First, there is a job performance document dated December 2, 1999 that appears to meet the test for release of such records. You have proposed to withhold this record. Although I am not in possession of all the facts surrounding the creation or circumstances surrounding the document, it appears to meet the three-pronged test for the release of "employee evaluation or job performance records." As custodian you must make the initial determination as to whether each element of this test has been met in this instance.
Second, as I noted in Op. Att'y Gen. 2006-176, the City's decision to release numerous commendation documents written by the Chief of Police or former supervisors and documents reflecting awards given to the former officer is not consistent with the FOIA. As my predecessor noted in Op. Att'y Gen.2003-153, ". . . commendations written by the employer constitute the employee's employee evaluation/job performance records." Such records are not disclosable absent the occurrence of the factors necessary to meet the test for the release of job performance records. See Op. Att'y Gen. 96-005 (where police officer resigned as was neither suspended nor terminated, any listing of awards, commendations or reprimands he received would in all likelihood not be subject to disclosure). See also, Op. Att'y Gen. 99-016 (stating that "all other records in [a personnel] file that would constitute `employee evaluation/job performance records' — both positive and negative — are disclosable only if the . . . three conditions" for release of that category of record have been met). See also, Op. Att'y Gen. 89-368.

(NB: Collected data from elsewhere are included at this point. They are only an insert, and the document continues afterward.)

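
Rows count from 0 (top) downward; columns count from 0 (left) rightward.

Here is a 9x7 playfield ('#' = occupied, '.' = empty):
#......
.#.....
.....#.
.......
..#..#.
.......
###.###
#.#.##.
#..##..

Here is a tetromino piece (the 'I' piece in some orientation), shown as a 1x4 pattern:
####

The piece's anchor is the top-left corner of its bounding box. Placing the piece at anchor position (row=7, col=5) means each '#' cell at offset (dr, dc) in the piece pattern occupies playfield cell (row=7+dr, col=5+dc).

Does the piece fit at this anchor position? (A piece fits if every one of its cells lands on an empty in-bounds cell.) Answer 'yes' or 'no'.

Check each piece cell at anchor (7, 5):
  offset (0,0) -> (7,5): occupied ('#') -> FAIL
  offset (0,1) -> (7,6): empty -> OK
  offset (0,2) -> (7,7): out of bounds -> FAIL
  offset (0,3) -> (7,8): out of bounds -> FAIL
All cells valid: no

Answer: no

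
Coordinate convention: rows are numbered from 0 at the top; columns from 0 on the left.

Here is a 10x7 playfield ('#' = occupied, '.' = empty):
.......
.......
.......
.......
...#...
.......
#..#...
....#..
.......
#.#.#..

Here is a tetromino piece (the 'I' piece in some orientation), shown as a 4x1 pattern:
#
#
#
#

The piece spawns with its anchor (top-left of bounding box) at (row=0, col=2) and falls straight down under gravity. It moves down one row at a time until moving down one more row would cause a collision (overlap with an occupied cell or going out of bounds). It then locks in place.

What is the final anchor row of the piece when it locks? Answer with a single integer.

Answer: 5

Derivation:
Spawn at (row=0, col=2). Try each row:
  row 0: fits
  row 1: fits
  row 2: fits
  row 3: fits
  row 4: fits
  row 5: fits
  row 6: blocked -> lock at row 5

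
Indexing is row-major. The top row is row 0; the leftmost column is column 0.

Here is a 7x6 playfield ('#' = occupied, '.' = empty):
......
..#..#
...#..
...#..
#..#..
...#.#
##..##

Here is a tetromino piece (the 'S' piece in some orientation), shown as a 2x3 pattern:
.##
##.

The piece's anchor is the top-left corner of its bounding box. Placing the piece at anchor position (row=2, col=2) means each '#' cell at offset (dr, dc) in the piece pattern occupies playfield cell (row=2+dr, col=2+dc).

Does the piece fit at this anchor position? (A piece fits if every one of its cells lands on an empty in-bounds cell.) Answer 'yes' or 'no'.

Answer: no

Derivation:
Check each piece cell at anchor (2, 2):
  offset (0,1) -> (2,3): occupied ('#') -> FAIL
  offset (0,2) -> (2,4): empty -> OK
  offset (1,0) -> (3,2): empty -> OK
  offset (1,1) -> (3,3): occupied ('#') -> FAIL
All cells valid: no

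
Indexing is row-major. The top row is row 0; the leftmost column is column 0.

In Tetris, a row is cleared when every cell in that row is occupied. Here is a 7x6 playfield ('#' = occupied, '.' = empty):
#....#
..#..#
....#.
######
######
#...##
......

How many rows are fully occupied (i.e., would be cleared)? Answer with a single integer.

Check each row:
  row 0: 4 empty cells -> not full
  row 1: 4 empty cells -> not full
  row 2: 5 empty cells -> not full
  row 3: 0 empty cells -> FULL (clear)
  row 4: 0 empty cells -> FULL (clear)
  row 5: 3 empty cells -> not full
  row 6: 6 empty cells -> not full
Total rows cleared: 2

Answer: 2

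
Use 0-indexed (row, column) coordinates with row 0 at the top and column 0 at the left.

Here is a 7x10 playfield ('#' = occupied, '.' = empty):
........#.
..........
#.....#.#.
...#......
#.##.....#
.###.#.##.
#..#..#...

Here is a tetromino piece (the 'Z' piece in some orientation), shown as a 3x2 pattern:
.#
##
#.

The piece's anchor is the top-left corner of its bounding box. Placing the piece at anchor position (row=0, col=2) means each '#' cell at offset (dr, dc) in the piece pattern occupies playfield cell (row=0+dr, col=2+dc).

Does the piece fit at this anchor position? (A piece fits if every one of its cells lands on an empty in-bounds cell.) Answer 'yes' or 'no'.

Answer: yes

Derivation:
Check each piece cell at anchor (0, 2):
  offset (0,1) -> (0,3): empty -> OK
  offset (1,0) -> (1,2): empty -> OK
  offset (1,1) -> (1,3): empty -> OK
  offset (2,0) -> (2,2): empty -> OK
All cells valid: yes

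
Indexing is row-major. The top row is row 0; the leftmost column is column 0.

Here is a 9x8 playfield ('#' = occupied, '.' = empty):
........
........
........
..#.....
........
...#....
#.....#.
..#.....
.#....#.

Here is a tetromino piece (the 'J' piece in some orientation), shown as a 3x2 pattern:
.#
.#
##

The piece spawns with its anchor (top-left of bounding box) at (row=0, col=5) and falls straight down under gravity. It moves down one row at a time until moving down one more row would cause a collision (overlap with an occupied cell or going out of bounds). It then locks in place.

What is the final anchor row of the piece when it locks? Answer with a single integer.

Answer: 3

Derivation:
Spawn at (row=0, col=5). Try each row:
  row 0: fits
  row 1: fits
  row 2: fits
  row 3: fits
  row 4: blocked -> lock at row 3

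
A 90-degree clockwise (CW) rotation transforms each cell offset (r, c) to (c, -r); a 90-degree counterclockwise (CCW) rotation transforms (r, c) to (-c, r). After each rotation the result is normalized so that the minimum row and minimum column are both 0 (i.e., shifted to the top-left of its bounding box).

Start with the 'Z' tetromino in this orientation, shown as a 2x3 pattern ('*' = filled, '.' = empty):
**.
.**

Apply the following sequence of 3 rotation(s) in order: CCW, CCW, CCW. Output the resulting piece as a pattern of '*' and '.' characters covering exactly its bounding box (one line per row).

Start:
**.
.**
After rotation 1 (CCW):
.*
**
*.
After rotation 2 (CCW):
**.
.**
After rotation 3 (CCW):
.*
**
*.

Answer: .*
**
*.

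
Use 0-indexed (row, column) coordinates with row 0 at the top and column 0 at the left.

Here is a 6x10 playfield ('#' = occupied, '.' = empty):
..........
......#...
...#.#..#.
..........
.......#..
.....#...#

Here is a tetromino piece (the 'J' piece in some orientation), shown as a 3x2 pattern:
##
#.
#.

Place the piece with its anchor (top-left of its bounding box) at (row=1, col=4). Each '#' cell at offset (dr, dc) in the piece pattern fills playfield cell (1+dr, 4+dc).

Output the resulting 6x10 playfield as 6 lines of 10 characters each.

Fill (1+0,4+0) = (1,4)
Fill (1+0,4+1) = (1,5)
Fill (1+1,4+0) = (2,4)
Fill (1+2,4+0) = (3,4)

Answer: ..........
....###...
...###..#.
....#.....
.......#..
.....#...#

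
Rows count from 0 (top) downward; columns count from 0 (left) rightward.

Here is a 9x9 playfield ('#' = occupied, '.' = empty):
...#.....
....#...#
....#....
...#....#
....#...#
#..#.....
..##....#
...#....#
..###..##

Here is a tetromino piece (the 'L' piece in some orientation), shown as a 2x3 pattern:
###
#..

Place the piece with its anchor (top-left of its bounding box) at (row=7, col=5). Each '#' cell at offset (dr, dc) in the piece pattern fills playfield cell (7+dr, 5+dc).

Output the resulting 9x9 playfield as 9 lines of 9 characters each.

Answer: ...#.....
....#...#
....#....
...#....#
....#...#
#..#.....
..##....#
...#.####
..####.##

Derivation:
Fill (7+0,5+0) = (7,5)
Fill (7+0,5+1) = (7,6)
Fill (7+0,5+2) = (7,7)
Fill (7+1,5+0) = (8,5)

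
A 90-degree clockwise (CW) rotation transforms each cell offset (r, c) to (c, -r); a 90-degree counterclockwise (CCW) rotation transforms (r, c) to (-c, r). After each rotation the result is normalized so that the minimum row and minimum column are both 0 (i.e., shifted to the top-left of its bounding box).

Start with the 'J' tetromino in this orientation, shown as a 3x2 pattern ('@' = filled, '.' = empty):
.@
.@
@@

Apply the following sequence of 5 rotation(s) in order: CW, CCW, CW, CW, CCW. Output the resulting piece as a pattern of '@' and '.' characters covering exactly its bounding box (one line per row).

Start:
.@
.@
@@
After rotation 1 (CW):
@..
@@@
After rotation 2 (CCW):
.@
.@
@@
After rotation 3 (CW):
@..
@@@
After rotation 4 (CW):
@@
@.
@.
After rotation 5 (CCW):
@..
@@@

Answer: @..
@@@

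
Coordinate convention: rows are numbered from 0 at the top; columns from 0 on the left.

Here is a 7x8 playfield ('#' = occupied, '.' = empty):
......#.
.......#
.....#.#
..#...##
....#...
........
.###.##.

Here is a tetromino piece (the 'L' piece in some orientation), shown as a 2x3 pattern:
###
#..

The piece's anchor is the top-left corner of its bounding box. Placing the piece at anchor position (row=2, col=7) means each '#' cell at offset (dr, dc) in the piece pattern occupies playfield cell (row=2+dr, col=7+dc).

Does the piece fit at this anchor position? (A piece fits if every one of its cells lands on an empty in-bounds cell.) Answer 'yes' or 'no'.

Answer: no

Derivation:
Check each piece cell at anchor (2, 7):
  offset (0,0) -> (2,7): occupied ('#') -> FAIL
  offset (0,1) -> (2,8): out of bounds -> FAIL
  offset (0,2) -> (2,9): out of bounds -> FAIL
  offset (1,0) -> (3,7): occupied ('#') -> FAIL
All cells valid: no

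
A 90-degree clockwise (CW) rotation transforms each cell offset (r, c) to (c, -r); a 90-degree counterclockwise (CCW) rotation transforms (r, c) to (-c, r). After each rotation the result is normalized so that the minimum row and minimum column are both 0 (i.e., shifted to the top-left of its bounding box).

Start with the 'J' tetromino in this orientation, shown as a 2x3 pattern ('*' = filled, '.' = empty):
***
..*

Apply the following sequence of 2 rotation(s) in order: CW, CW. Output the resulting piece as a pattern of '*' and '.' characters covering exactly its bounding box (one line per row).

Answer: *..
***

Derivation:
Start:
***
..*
After rotation 1 (CW):
.*
.*
**
After rotation 2 (CW):
*..
***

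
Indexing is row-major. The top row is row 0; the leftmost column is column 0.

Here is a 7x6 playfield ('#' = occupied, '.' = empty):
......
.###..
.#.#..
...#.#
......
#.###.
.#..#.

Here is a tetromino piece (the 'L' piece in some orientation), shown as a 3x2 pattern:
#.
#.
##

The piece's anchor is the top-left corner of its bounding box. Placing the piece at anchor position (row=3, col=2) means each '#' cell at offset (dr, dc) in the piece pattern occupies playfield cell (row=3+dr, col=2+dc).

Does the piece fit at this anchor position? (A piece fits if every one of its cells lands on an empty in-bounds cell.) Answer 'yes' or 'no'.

Check each piece cell at anchor (3, 2):
  offset (0,0) -> (3,2): empty -> OK
  offset (1,0) -> (4,2): empty -> OK
  offset (2,0) -> (5,2): occupied ('#') -> FAIL
  offset (2,1) -> (5,3): occupied ('#') -> FAIL
All cells valid: no

Answer: no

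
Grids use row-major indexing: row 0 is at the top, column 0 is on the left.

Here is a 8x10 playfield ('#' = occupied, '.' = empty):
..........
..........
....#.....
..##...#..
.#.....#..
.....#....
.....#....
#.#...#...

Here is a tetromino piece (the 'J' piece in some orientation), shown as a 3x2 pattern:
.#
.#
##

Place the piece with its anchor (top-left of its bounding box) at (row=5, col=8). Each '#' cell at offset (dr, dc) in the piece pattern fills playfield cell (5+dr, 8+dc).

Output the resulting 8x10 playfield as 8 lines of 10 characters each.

Fill (5+0,8+1) = (5,9)
Fill (5+1,8+1) = (6,9)
Fill (5+2,8+0) = (7,8)
Fill (5+2,8+1) = (7,9)

Answer: ..........
..........
....#.....
..##...#..
.#.....#..
.....#...#
.....#...#
#.#...#.##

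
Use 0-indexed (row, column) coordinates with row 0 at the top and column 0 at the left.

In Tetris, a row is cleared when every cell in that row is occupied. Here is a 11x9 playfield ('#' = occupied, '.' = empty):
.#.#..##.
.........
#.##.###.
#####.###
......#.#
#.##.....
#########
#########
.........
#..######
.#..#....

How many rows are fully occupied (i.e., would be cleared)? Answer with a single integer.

Answer: 2

Derivation:
Check each row:
  row 0: 5 empty cells -> not full
  row 1: 9 empty cells -> not full
  row 2: 3 empty cells -> not full
  row 3: 1 empty cell -> not full
  row 4: 7 empty cells -> not full
  row 5: 6 empty cells -> not full
  row 6: 0 empty cells -> FULL (clear)
  row 7: 0 empty cells -> FULL (clear)
  row 8: 9 empty cells -> not full
  row 9: 2 empty cells -> not full
  row 10: 7 empty cells -> not full
Total rows cleared: 2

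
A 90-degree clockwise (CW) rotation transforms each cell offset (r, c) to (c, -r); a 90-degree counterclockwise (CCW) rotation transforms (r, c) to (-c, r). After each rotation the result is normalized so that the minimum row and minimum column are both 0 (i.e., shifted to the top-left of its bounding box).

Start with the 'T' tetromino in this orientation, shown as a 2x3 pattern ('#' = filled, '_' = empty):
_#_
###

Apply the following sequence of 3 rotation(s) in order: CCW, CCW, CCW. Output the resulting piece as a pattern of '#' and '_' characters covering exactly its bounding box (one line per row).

Start:
_#_
###
After rotation 1 (CCW):
_#
##
_#
After rotation 2 (CCW):
###
_#_
After rotation 3 (CCW):
#_
##
#_

Answer: #_
##
#_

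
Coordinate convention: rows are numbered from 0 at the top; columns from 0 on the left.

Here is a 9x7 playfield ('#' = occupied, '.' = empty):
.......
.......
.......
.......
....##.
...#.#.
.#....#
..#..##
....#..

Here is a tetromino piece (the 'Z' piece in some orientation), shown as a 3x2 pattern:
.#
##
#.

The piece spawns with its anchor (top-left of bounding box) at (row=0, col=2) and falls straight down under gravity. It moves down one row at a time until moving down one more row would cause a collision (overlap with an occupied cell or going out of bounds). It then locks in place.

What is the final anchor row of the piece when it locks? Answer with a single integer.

Answer: 3

Derivation:
Spawn at (row=0, col=2). Try each row:
  row 0: fits
  row 1: fits
  row 2: fits
  row 3: fits
  row 4: blocked -> lock at row 3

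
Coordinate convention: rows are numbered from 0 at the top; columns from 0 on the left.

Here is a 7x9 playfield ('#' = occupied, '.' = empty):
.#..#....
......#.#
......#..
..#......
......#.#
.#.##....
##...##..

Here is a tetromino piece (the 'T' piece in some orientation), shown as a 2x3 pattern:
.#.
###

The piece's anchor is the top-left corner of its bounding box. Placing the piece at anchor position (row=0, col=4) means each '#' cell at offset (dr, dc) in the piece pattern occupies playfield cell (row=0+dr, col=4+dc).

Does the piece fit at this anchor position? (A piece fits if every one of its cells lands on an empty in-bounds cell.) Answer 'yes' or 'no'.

Check each piece cell at anchor (0, 4):
  offset (0,1) -> (0,5): empty -> OK
  offset (1,0) -> (1,4): empty -> OK
  offset (1,1) -> (1,5): empty -> OK
  offset (1,2) -> (1,6): occupied ('#') -> FAIL
All cells valid: no

Answer: no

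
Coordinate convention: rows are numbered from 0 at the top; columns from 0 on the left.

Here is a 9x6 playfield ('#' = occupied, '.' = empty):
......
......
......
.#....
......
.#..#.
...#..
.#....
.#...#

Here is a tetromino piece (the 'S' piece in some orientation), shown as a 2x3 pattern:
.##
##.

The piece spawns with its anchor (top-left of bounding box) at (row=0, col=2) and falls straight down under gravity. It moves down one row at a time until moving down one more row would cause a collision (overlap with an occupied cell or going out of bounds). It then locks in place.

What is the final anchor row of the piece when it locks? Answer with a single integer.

Answer: 4

Derivation:
Spawn at (row=0, col=2). Try each row:
  row 0: fits
  row 1: fits
  row 2: fits
  row 3: fits
  row 4: fits
  row 5: blocked -> lock at row 4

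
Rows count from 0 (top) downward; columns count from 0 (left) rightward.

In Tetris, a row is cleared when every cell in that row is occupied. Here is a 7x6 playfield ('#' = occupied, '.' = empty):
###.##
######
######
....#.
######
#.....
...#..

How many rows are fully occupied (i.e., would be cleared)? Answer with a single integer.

Answer: 3

Derivation:
Check each row:
  row 0: 1 empty cell -> not full
  row 1: 0 empty cells -> FULL (clear)
  row 2: 0 empty cells -> FULL (clear)
  row 3: 5 empty cells -> not full
  row 4: 0 empty cells -> FULL (clear)
  row 5: 5 empty cells -> not full
  row 6: 5 empty cells -> not full
Total rows cleared: 3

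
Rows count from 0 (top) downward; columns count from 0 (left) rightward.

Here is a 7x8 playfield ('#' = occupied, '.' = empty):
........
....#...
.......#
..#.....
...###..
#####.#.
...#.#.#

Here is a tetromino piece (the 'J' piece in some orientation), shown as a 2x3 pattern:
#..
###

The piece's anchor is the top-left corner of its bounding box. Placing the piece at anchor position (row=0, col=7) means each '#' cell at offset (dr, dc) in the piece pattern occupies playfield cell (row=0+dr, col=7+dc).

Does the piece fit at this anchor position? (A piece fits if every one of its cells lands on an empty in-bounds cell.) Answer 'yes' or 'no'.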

Although the result of this state of the law with reference to the documents you have enclosed is that certain records reflecting unfavorable job performance may be releasable, and documents reflecting favorable job performance are not releasable, I will only note that I and my predecessors have previously concluded in an analogous context that this rule is mitigated by the fact that the former employee has access to his own personnel and evaluation records under A.C.A. §25-19-105(c)(2) and may thus release any favorable records himself if he chooses to do so. See Ops. Att'y Gen. 96-257.See also Ops. Att'y Gen. 99-041 and 99-040 (stating that if the subject of the records believes that full disclosure of available records or information is not being made, he himself can make mitigating information available to the public).
In conclusion therefore, although the City's decision is in large measure consistent with the FOIA, there are several instances, detailed above, where the City's decision is inconsistent with the FOIA.
Deputy Attorney General Elana C. Wills prepared the foregoing opinion, which I hereby approve.